Dissociative Identity Disorder with Amnesia

This is an extremely rare breakdown in personality structure caused by very severe chronic childhood trauma. It involves switching between a variety of absolutely separate and fully-compartmentalized protective selves when trauma is triggered with now awareness of or between parts. In 17 years of treating Complex PTSD and Borderline Personality all day long every day, I'd say that most people with any trauma have parts, but I have never encountered anyone with DID with Amnesia. The dangerous behaviors that occur with DID with Amnesia are usually self-inflicted, and don't fall under the category of "psychotic" in terms of what is happening in the brain chemistry. Most people with DID NOS are already under the care of an inpatient unit or some other intensive monitoring. 

 

Postpartum: Here is our “wild card.” The prevalence is low, .17% of postpartum women.  Postpartum psychosis is more likely to occur in people with Schizophrenic or Bipolar genetics (even if you have neither illness). Such people should be closely monitored by a psychiatrist… meaning, if your great uncle or grandmother or someone else had a psychotic illness, get monitored. But it can happen to anyone at all. Even women who have had many pregnancies with no postpartum issues can become psychotic from hormonal changes. Getting anti-psychotic medication on the first day of symptoms is recommended to eliminate the issue. Do not wait to see your OB, call Hatzolah and ask for psych response, or call a psychiatrist.

A rabbi who said he was a clinician recently spoke online and said that “thoughts are only thoughts, thoughts are normal.” That is not the case during postpartum. Disturbing intrusive thoughts should be reported to a psychiatrist (not your OB) quickly. This doesn’t mean panic, it just means get monitored so nothing happens.

 

So When Do I have to Worry About These Illnesses?

You don’t have to worry, ever. You just need to know what category you fall into and take the  steps mentioned above to prevent or quickly eliminate psychosis (often within several hours if caught quickly). This is great news, because it means you have power and control.

If you have had a prolonged psychotic episode or have had more than one psychotic episode, playing it safe by staying permanently medicated and knowing how to care for your sleep and chemical intake will set your mind at ease and allow you to live a normal life. Monthly psychiatrist or therapist check-ins are highly recommended if you fall into this category.
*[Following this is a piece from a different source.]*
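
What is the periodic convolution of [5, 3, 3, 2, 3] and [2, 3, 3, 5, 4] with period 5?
Use y[k] = Σ_j u[j]·v[(k-j) mod 5]. y[0] = 5×2 + 3×4 + 3×5 + 2×3 + 3×3 = 52; y[1] = 5×3 + 3×2 + 3×4 + 2×5 + 3×3 = 52; y[2] = 5×3 + 3×3 + 3×2 + 2×4 + 3×5 = 53; y[3] = 5×5 + 3×3 + 3×3 + 2×2 + 3×4 = 59; y[4] = 5×4 + 3×5 + 3×3 + 2×3 + 3×2 = 56. Result: [52, 52, 53, 59, 56]

[52, 52, 53, 59, 56]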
If you don’t fall into any of these categories and didn’t give birth this year, put the whole thing out of your mind and go party. (but don’t do drugs because they can make anyone psychotic).  There is no “psychotic fairy” that randomly puts “psychosis powder” on people who are not at all predisposed. You may get upset and anxious when bad things happen in life, but you won’t become psychotic. Simply put, people don’t “crack up” under stress. That’s not how the brain works.

 

Choosing a Mental Health Professional

A quick note on this:  Always choose someone who will TELL you your REAL diagnosis at the end of the evaluation, and has a CLEAR PLAN for your treatment and risk management. This will put you at the least risk, because again, information is power. Referrals should be through a HUMAN, and not computer-based or database-based referral agency, meaning you want a referral agent who personally knows the clinician they are sending you to.

I will close with a general rule of thumb: when you do something, nothing happens. When you do nothing, something can happen.